Any Shipoke boat owners out there?

Shipoke


----------



## spinealigner (Jun 24, 2008)

My brother has one. Impressive and very desirable hull. He lives in Homasassa.


----------



## shipoke (Jul 11, 2008)

Bought mine from a friend in Tampa a few years back. From what I understand only 66 were ever made. For a while there I didnt think anyone was going to respond. Thanks for the reply

Shipoke


----------



## Splittine (Nov 24, 2007)

I rhink I ran into to last year at Big Lagoon, I was asking you about your boat at the ramp.
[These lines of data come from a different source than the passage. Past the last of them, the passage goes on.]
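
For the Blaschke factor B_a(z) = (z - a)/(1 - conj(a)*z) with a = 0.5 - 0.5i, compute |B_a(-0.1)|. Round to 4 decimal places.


Step 1: Numerator z0 - a = -0.1 - (0.5 - 0.5i) = -0.6 + 0.5i
Step 2: Denominator 1 - conj(a)*z0 = 1 - (0.5 + 0.5i)*(-0.1) = 1.05 + 0.05i
Step 3: |z0 - a|^2 = (-0.6)^2 + 0.5^2 = 0.61; |1 - conj(a)*z0|^2 = 1.05^2 + 0.05^2 = 1.105
Step 4: |B_a(-0.1)| = sqrt(0.61 / 1.105) = sqrt(0.552036)
Step 5: = 0.743

0.743


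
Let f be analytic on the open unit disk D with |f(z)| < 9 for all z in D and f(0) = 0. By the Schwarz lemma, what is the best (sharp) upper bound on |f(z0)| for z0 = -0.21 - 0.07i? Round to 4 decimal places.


Step 1: g = f/9 maps D -> D with g(0) = 0, so by the Schwarz lemma |g(z)| <= |z|, i.e. |f(z)| <= 9|z|; this is sharp (f(z) = 9z).
Step 2: |z0|^2 = (-0.21)^2 + (-0.07)^2 = 0.049
Step 3: |z0| = sqrt(0.049) = 0.221359
Step 4: Best bound = 9 * |z0| = 9 * 0.221359 = 1.9922

1.9922


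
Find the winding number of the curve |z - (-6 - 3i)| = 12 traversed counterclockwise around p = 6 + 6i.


Step 1: Center c = (-6, -3), radius = 12
Step 2: |p - c|^2 = 12^2 + 9^2 = 225
Step 3: r^2 = 144
Step 4: |p-c| > r so winding number = 0

0


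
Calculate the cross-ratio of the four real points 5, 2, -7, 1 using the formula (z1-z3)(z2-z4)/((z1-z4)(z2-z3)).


Step 1: (z1-z3)(z2-z4) = 12 * 1 = 12
Step 2: (z1-z4)(z2-z3) = 4 * 9 = 36
Step 3: Cross-ratio = 12/36 = 1/3

1/3


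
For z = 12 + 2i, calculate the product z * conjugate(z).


Step 1: conj(z) = 12 - 2i
Step 2: z * conj(z) = 12^2 + 2^2
Step 3: = 144 + 4 = 148

148


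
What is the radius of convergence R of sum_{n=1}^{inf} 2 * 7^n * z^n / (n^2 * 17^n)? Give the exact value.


Step 1: General term a_n = 2 * 7^n / (n^2 * 17^n)
Step 2: By the root test, |a_n|^(1/n) = 2^(1/n) * 7 / (n^(2/n) * 17) -> 7/17 as n -> infinity (since 2^(1/n) -> 1 and n^(2/n) -> 1)
Step 3: R = 1/lim|a_n|^(1/n) = 17/7

17/7


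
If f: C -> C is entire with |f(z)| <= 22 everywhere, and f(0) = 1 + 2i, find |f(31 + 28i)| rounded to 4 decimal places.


Step 1: By Liouville's theorem, a bounded entire function is constant.
Step 2: f(z) = f(0) = 1 + 2i for all z.
Step 3: |f(w)| = |1 + 2i| = sqrt(1 + 4)
Step 4: = 2.2361

2.2361


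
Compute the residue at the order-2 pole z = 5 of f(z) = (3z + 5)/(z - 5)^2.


Step 1: Pole of order 2 at z = 5
Step 2: Res = lim d/dz [(z - 5)^2 * f(z)] as z -> 5
Step 3: (z - 5)^2 * f(z) = 3z + 5
Step 4: d/dz[3z + 5] = 3

3


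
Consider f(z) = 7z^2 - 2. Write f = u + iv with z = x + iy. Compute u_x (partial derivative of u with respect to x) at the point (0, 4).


Step 1: f(z) = 7(x+iy)^2 - 2
Step 2: u = 7(x^2 - y^2) - 2
Step 3: u_x = 14x + 0
Step 4: At (0, 4): u_x = 0 + 0 = 0

0


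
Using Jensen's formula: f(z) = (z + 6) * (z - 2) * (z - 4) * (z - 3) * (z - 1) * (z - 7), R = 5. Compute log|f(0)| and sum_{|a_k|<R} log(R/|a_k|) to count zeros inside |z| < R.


Jensen's formula: (1/2pi)*integral log|f(Re^it)|dt = log|f(0)| + sum_{|a_k|<R} log(R/|a_k|)
Step 1: f(0) = 6 * (-2) * (-4) * (-3) * (-1) * (-7) = -1008
Step 2: log|f(0)| = log|-6| + log|2| + log|4| + log|3| + log|1| + log|7| = 6.9157
Step 3: Zeros inside |z| < 5: 2, 4, 3, 1
Step 4: Jensen sum = log(5/2) + log(5/4) + log(5/3) + log(5/1) = 3.2597
Step 5: n(R) = number of terms in the Jensen sum = count of zeros inside |z| < 5 = 4

4


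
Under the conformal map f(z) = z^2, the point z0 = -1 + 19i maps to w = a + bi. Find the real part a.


Step 1: z0 = -1 + 19i
Step 2: z0^2 = (-1)^2 - 19^2 - 38i
Step 3: real part = 1 - 361 = -360

-360


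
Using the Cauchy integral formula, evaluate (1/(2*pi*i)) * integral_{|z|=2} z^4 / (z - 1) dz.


Step 1: f(z) = z^4, a = 1 is inside |z| = 2
Step 2: By Cauchy integral formula: (1/(2pi*i)) * integral = f(a)
Step 3: f(1) = 1^4 = 1

1


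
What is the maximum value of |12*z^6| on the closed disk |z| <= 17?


Step 1: On |z| = 17, |f(z)| = 12 * |z|^6 = 12 * 17^6
Step 2: By maximum modulus principle, maximum is on boundary.
Step 3: Maximum = 12 * 24137569 = 289650828

289650828


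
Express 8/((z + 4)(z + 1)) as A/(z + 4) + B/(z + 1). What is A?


Step 1: Multiply both sides by (z + 4) and set z = -4
Step 2: A = 8 / (-4 + 1)
Step 3: A = 8 / (-3)
Step 4: A = -8/3

-8/3


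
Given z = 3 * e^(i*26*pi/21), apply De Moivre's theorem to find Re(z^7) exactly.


Step 1: By De Moivre's theorem, z^7 = 3^7 * e^(i*7*26*pi/21) = 2187 * (cos(26*pi/3) + i*sin(26*pi/3))
Step 2: |z|^7 = 3^7 = 2187
Step 3: Reduce the angle mod 2*pi: 26*pi/3 - 8*pi = 2*pi/3
Step 4: cos(2*pi/3) = -1/2
Step 5: Re(z^7) = 2187 * (-1/2) = -2187/2

-2187/2


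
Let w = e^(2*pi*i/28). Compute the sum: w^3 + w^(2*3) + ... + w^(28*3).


Step 1: The sum sum_{j=1}^{n} w^(k*j) equals n if n | k, else 0.
Step 2: Here n = 28, k = 3
Step 3: Does n divide k? 28 | 3 -> False
Step 4: Sum = 0

0


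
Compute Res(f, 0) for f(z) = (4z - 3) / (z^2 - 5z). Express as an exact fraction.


Step 1: Q(z) = z^2 - 5z = (z)(z - 5)
Step 2: Q'(z) = 2z - 5
Step 3: Q'(0) = -5, P(0) = -3
Step 4: Res = P(0)/Q'(0) = -3/(-5) = 3/5

3/5


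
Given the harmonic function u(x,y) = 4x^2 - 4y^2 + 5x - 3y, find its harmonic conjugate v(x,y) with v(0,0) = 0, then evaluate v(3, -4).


Step 1: v_x = -u_y = 8y + 3
Step 2: v_y = u_x = 8x + 5
Step 3: v = 8xy + 3x + 5y + C
Step 4: v(0,0) = 0 => C = 0
Step 5: v(3, -4) = -107

-107


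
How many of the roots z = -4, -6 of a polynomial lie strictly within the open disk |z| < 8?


Step 1: Check each root:
  z = -4: |-4| = 4 < 8
  z = -6: |-6| = 6 < 8
Step 2: Count = 2

2


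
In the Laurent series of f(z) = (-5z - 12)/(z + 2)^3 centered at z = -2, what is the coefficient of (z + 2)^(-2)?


Step 1: Write the numerator in powers of (z + 2): -5z - 12 = -5(z + 2) + (-5*(-2) - 12) = -5(z + 2) - 2
Step 2: Divide by (z + 2)^3: f(z) = -2(z + 2)^(-3) - 5(z + 2)^(-2)
Step 3: This finite sum is the Laurent series of f about z = -2.
Step 4: Coefficient of (z + 2)^(-2) = coefficient of (z + 2) in the re-centred numerator = -5

-5


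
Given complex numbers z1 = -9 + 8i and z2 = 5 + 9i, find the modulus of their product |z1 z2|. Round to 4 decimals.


Step 1: |z1| = sqrt((-9)^2 + 8^2) = sqrt(145)
Step 2: |z2| = sqrt(5^2 + 9^2) = sqrt(106)
Step 3: |z1*z2| = |z1|*|z2| = sqrt(145) * sqrt(106) = sqrt(145 * 106) = sqrt(15370)
Step 4: = 123.9758

123.9758


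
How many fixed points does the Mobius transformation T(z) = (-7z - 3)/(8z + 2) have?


Step 1: Fixed points satisfy T(z) = z
Step 2: 8z^2 + 9z + 3 = 0
Step 3: Discriminant = 9^2 - 4*8*3 = -15
Step 4: Number of fixed points = 2

2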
I was in a 22' Ranger Bay. Was that you, if so thats a beautiful boat.


----------



## shipoke (Jul 11, 2008)

Yes, I remember your spotless rig with a Yamaha pushing it. I believe you were loading and had some kids with you. Do I remember it was for sale?


----------



## Splittine (Nov 24, 2007)

> *shipoke (3/24/2010)*Yes, I remember your spotless rig with a Yamaha pushing it. I believe you were loading and had some kids with you. Do I remember it was for sale?


Yeah I had my younger brother and my youngin with me. Its a shame there are not more of those Shipokes around they are cool looking boats.


----------



## kneedeep (Mar 24, 2010)

i don't have a shipoke but i do have an 18'dolphin backcountry. same hull as the shipoke both were copies of a 18' sidewinder ski boat. great running hulls. i've had mine for 24 yrs now. just did a restore on it last year,new deck ,new paint & new 115 etec. runs right at 50mph. alot of guides used these boats back in the late 70's early 80's


----------



## shipoke (Jul 11, 2008)

Yo kneedeep

Shipokes were built by a man named Freddy Archibold in Crystal River, and as you say, were spawned from a Sidewinder hull. They say he was a madman when it came to chasing Snook and Tarpon. When he died, his son continued to build them but moved the operation to San Antonio Florida. He built six and thenshut down the operation. I have one of the last six.Tommy Thompson, who writes for the Florida Sportsman, and is a guide in the Big Bend areahas one himself, told me the history of the boat.

http://www.twotree.net/shipoke/

A 115 4 stroke Yamaha pushes mine, with a top speed of 42, which is too fast for me, as I usually run at 32. If you run the Big Lagoon, then I believe I have seen you go by.

Thanks for the reply

Shipoke


----------



## kneedeep (Mar 24, 2010)

here's a few pics, fish around choctaw bay with it now. used it http://s728.photobucket.com/albums/ww290/88bowtie/dolphin%20backcountry/?albumview=slideshowfor many years in south fl.


----------



## Group W Bench (Sep 10, 2011)

*Shipoke is Back*

Please check out Shipokeboats.com to see the new Shipokes being built. Additionally, check out the following link http://www.floridasportsman.com/2011/08/24/shipoke-18/ to see the recent FL Sportsman article profiling the boat.


----------



## jghenley (May 31, 2011)

*Shipoke 18 for sale*

I have an early model of a Shipoke 18 for sale. I live in Mississippi now and do not get to use it as much anymore. It has been inside out of the weather ever since I have had it. I have photos if anyone is interested. Phone is 662-275-0901. Name is Jim Henley.


----------



## CalvinandHobbes (Jan 25, 2014)

Return of the living dead thread!


----------